PKF : Très bien. Ça fait longtemps que l’on est sur ce projet, qu’on le prépare. J’ai hâte que les sons soient dévoilés, d’avoir des retours. On a vraiment travaillé, on est satisfait. Un peu de pression quand même mais serein. Oui, toucher un maximum de public, essayer de se faire remarquer et montrer que l’on fait quelque chose de différent. Construire une communauté pour organiser des concerts, des événements…

R : C’est quoi tes coups de coeur actuellement ?
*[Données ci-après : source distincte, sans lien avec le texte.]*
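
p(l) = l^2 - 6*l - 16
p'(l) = 2*l - 6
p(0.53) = -18.90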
PKF : L’album de Niro, vraiment sale. Zamdane aussi. En ce moment, je suis beaucoup dans les sons à l’ancienne. Mais honnêtement je n’écoute pas que du rap. 

R : Tu as des concerts/showcases de prévu ?

PKF : Non, on se concentre sur la production de l’EP. Je laisse le projet sortir et vivre puis on tentera d’organiser des concerts. Mais ce serait un plaisir de me produire sur scène.

R : Que peut-on te souhaiter pour la suite ? Et où peut-on te retrouver ?

PKF : Que de la réussite ! Instagram, Tiktok, Facebook, Twitter et Youtube et bientôt Snap. Je suis partout !

R : Merci PKF d’avoir pris le temps de répondre à nos questions.